Ari Figue’s Cat is Jacob Russell’s deep, perplexing novel of finding love in the least likely of places, and its complexity will either enthrall or completely alienate readers. But for those who enjoy experimental literature, this book will entertain.
The story gets rolling in 2002 in Philadelphia, where the title character rides the Frankford El, one of the city’s train lines. Ari has fallen in love at first sight with a woman he calls the Snow Angel, and from there he travels through the city and through time. As a result, Ari’s story also becomes a story of the City of Brotherly Love, which is documented through alternating journal entries and straightforward prose.
This is not a book for those looking for an easy exploration of love. This is experimental literature mixed with poetry, and it’s complicated. The author uses words as art, and there are lovely descriptions of Philadelphia, snow, and people.
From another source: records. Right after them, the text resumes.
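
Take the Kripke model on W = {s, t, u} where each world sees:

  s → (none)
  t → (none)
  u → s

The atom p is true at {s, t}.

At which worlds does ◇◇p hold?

∅

s: no successors, so ◇◇p fails. ✗
t: no successors, so ◇◇p fails. ✗
u: successors {s}; ◇p there: s:F. ✗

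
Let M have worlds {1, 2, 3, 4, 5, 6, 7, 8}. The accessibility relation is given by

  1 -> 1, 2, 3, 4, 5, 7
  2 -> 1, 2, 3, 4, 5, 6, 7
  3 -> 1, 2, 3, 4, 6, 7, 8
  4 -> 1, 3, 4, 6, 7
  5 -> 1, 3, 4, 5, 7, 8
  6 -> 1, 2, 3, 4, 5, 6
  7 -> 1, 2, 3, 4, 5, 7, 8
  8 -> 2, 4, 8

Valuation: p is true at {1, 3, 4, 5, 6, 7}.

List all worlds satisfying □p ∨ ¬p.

1: □p is F, ¬p is F. ✗
2: □p is F, ¬p is T. ✓
3: □p is F, ¬p is F. ✗
4: □p is T, ¬p is F. ✓
5: □p is F, ¬p is F. ✗
6: □p is F, ¬p is F. ✗
7: □p is F, ¬p is F. ✗
8: □p is F, ¬p is T. ✓

{2, 4, 8}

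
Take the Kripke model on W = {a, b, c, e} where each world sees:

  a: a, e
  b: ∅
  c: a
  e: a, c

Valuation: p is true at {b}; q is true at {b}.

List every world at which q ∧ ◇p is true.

∅

a: q is F, ◇p is F. ✗
b: q is T, ◇p is F. ✗
c: q is F, ◇p is F. ✗
e: q is F, ◇p is F. ✗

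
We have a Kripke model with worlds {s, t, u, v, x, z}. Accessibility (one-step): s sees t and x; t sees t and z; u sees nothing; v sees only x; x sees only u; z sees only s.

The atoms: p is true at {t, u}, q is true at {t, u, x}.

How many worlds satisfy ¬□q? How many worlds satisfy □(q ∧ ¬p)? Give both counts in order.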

As the narrative does not move sequentially from point A to point B, there are a lot of stops along the way, with each description and encounter imbued with layers of meaning. Avant-garde, dreamscape imagery, fragments of journal entires—all are hallmarks of the experimental genre, and all are present here. Even the font size changes to reflect different thoughts and emotions, much like the technical innovations seen by experimental authors in the past. The typesetting is visually stunning and pleasing to read.
There is so much going on in Ari Figue’s Cat: examinations of love, life, and death. It may be best to take in this book one chapter at a time and to pause at regular intervals. At its most basic level, the book offers a tale of a vibrant city full of mysteries and stories yet to be unearthed, and it invites readers to dig a little deeper if they choose.